The cost taken by the query is too much. How can I reduce the cost and save time. P.S I analyzed and found that left joins are increasing the cost. Please tell me how to manage this.

The max size of the tables is 32 GB.

Thanks!!


Solution

  • That's a big query, possibly too big for StackOverflow volunteers to wrap our heads around. I do notice one thing, though: you have multiple occurrences of

    left join t on trim(t.col) = trim(a.col)   /* slow! */
    

    That's a query-performance antipattern. If you want good performance you should go to great lengths to avoid calling functions on column values in WHERE and ON clauses. You want all columns in those clauses to be sargable. You can call functions on constant values, though.

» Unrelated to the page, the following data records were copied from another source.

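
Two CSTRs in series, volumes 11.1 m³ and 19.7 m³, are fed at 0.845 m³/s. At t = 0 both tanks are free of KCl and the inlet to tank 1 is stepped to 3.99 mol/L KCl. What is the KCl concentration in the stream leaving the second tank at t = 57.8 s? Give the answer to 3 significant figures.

Species balance on tank i: dCᵢ/dt = (Cᵢ₋₁ − Cᵢ)/τᵢ with τᵢ = Vᵢ/Q.
τ₁ = 11.1/0.845 = 13.136 s; τ₂ = 19.7/0.845 = 23.314 s.
Solving the cascade with C₁(0)=C₂(0)=0 gives C₂(t) = C_in[1 − (τ₁ e^(−t/τ₁) − τ₂ e^(−t/τ₂))/(τ₁ − τ₂)].
At t = 57.8: e^(−t/τ₁) = 0.012276, e^(−t/τ₂) = 0.083807.
C₂ = 3.99·[1 − (13.136·0.012276 − 23.314·0.083807)/(-10.178)] = 3.99·0.82387 = 3.2872 mol/L.

3.29 mol/L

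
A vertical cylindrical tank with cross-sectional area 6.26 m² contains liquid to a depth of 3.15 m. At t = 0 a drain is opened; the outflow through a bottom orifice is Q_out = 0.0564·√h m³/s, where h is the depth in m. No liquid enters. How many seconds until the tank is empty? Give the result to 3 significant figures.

394 s

With no inflow, A dh/dt = −0.0564 √h.
∫ h^(−1/2) dh = −(0.0564/A) ∫ dt, giving 2√h = 2√h₀ − (0.0564/A) t.
Tank is empty when √h = 0: t_empty = 2A√h₀/0.0564.
t_empty = 2·6.26·√3.15/0.0564 = 12.520·1.7748/0.0564 = 393.99 s.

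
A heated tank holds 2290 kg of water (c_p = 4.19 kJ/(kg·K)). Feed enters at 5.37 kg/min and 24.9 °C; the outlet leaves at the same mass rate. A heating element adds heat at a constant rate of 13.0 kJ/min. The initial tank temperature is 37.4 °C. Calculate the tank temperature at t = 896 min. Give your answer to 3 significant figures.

26.9 °C

First-law balance (no shaft work): M c_p dT/dt = ṁ c_p (T_in − T) + 13.0.
Rearrange: dT/dt = (T_ss − T)/τ with τ = M/ṁ = 426.44 min and T_ss = T_in + Q̇/(ṁ c_p) = 25.478 °C.
Integrating: T(t) = T_ss + (T₀ − T_ss) e^(−t/τ).
T(896) = 25.478 + (11.922)·e^(−896/426.44) = 25.478 + (11.922)·0.12232 = 26.936 °C.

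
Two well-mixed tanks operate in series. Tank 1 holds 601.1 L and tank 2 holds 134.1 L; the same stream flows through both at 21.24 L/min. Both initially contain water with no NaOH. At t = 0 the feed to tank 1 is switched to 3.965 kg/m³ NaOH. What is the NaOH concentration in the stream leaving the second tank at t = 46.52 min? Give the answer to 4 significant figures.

2.979 kg/m³

Time constants: τᵢ = Vᵢ/Q for each well-mixed tank.
τ₁ = 601.1/21.24 = 28.3004 min; τ₂ = 134.1/21.24 = 6.31356 min.
Tank 1: C₁ = C_in(1 − e^(−t/τ₁)). Tank 2 (τ₁ ≠ τ₂): C₂ = C_in[1 − (τ₁ e^(−t/τ₁) − τ₂ e^(−t/τ₂))/(τ₁ − τ₂)].
At t = 46.52: e^(−t/τ₁) = 0.193245, e^(−t/τ₂) = 0.000630960.
C₂ = 3.965·[1 − (28.3004·0.193245 − 6.31356·0.000630960)/(21.9868)] = 3.965·0.751445 = 2.97948 kg/m³.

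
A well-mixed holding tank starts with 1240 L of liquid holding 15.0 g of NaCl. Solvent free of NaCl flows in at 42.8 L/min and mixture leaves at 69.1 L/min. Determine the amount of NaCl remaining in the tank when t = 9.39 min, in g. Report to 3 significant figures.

Let m(t) be the amount of NaCl. Volume: V(t) = V₀ + (Q_in − Q_out) t = 1240 − 26.300 t; V(9.39) = 993.04 L.
Solute balance: dm/dt = 0 − Q_out C = −Q_out m/V(t).
dm/m = −Q_out dt/(V₀ − 26.300 t); integrating gives ln(m/m₀) = −(Q_out/(Q_in−Q_out)) ln(V/V₀).
m = m₀ (V₀/V)^(Q_out/(Q_in−Q_out)) = 15.0 × (1240/993.04)^(-2.6274) = 8.3690 g.

8.37 g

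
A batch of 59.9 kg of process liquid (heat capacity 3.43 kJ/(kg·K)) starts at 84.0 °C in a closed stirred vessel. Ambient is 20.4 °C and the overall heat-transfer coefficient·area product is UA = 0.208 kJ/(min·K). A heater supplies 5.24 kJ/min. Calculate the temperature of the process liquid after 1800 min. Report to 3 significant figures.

M c_p dT/dt = −UA(T − T_amb) + Q̇.
dT/dt = (T_ss − T)/τ with T_ss = T_amb + Q̇/UA = 20.4 + 5.24/0.208 = 45.592 °C, τ = M c_p/UA = 59.9·3.43/0.208 = 987.77 min.
Solution: T(t) = T_ss + (T₀ − T_ss) e^(−t/τ).
T(1800) = 45.592 + (38.408)·0.16166 = 51.801 °C.

51.8 °C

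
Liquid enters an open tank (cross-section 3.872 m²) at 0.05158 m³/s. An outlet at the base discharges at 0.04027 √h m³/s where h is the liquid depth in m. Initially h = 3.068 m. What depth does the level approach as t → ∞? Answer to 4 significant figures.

A dh/dt = Q_in − 0.04027 √h. Steady state requires inflow = outflow:
Q_in = 0.04027 √h_ss ⇒ √h_ss = 0.05158/0.04027 = 1.28085.
h_ss = 1.28085² = 1.64059 m. (Since h₀ = 3.068 m > h_ss, the level will fall toward this value.)

1.641 m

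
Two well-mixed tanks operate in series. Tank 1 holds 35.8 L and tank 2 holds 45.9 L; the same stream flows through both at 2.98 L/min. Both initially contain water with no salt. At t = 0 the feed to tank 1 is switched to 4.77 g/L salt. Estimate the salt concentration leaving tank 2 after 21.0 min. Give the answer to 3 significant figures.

2.17 g/L

Species balance on tank i: dCᵢ/dt = (Cᵢ₋₁ − Cᵢ)/τᵢ with τᵢ = Vᵢ/Q.
τ₁ = 35.8/2.98 = 12.013 min; τ₂ = 45.9/2.98 = 15.403 min.
Solving the cascade with C₁(0)=C₂(0)=0 gives C₂(t) = C_in[1 − (τ₁ e^(−t/τ₁) − τ₂ e^(−t/τ₂))/(τ₁ − τ₂)].
At t = 21.0: e^(−t/τ₁) = 0.17411, e^(−t/τ₂) = 0.25579.
C₂ = 4.77·[1 − (12.013·0.17411 − 15.403·0.25579)/(-3.3893)] = 4.77·0.45471 = 2.1689 g/L.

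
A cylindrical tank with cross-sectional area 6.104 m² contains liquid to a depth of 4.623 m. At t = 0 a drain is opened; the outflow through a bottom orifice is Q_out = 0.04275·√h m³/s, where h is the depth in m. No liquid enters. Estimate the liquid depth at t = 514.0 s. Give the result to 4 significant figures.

With no inflow, A dh/dt = −0.04275 √h.
This is separable: 2 d(√h)/dt = −0.04275/A, so √h = √h₀ − (0.04275/(2A)) t.
√h = √4.623 − 0.04275·514.0/(2·6.104) = 2.15012 − 1.79993 = 0.350190.
h = 0.350190² = 0.122633 m.

0.1226 m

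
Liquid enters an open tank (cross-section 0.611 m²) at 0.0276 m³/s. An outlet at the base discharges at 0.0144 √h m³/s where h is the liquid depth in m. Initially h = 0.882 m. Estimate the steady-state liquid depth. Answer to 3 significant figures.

3.67 m

Level balance: A dh/dt = 0.0276 − 0.0144 √h. Setting dh/dt = 0:
Q_in = 0.0144 √h_ss ⇒ √h_ss = 0.0276/0.0144 = 1.9167.
h_ss = 1.9167² = 3.6736 m. (Since h₀ = 0.882 m < h_ss, the level will rise toward this value.)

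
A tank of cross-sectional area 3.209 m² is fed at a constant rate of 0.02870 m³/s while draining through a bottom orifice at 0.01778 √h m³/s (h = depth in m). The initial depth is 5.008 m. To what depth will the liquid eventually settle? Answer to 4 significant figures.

2.606 m

Level balance: A dh/dt = 0.02870 − 0.01778 √h. Setting dh/dt = 0:
Q_in = 0.01778 √h_ss ⇒ √h_ss = 0.02870/0.01778 = 1.61417.
h_ss = 1.61417² = 2.60556 m. (Since h₀ = 5.008 m > h_ss, the level will fall toward this value.)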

    Your objective should be to have that LEFT JOIN read:

    left join t on t.col = a.col
    

    And you should be sure the two sides of ON clauses have precisely the same data type; that makes it easier for the database server to do the joins efficiently.

    Your monster query seems to have a presentation layer with a long SELECT clause with many complex column definitions. Then, in its last 15 lines or so, it has a data-retrieval subquery starting with (select..... If you're trying to optimize the query, you'll be wise to focus on the data-retrieval subquery, stripping away the presentation layer.

    Once you make your ON and WHERE clauses sargable, you can move on to looking at your tables' indexes.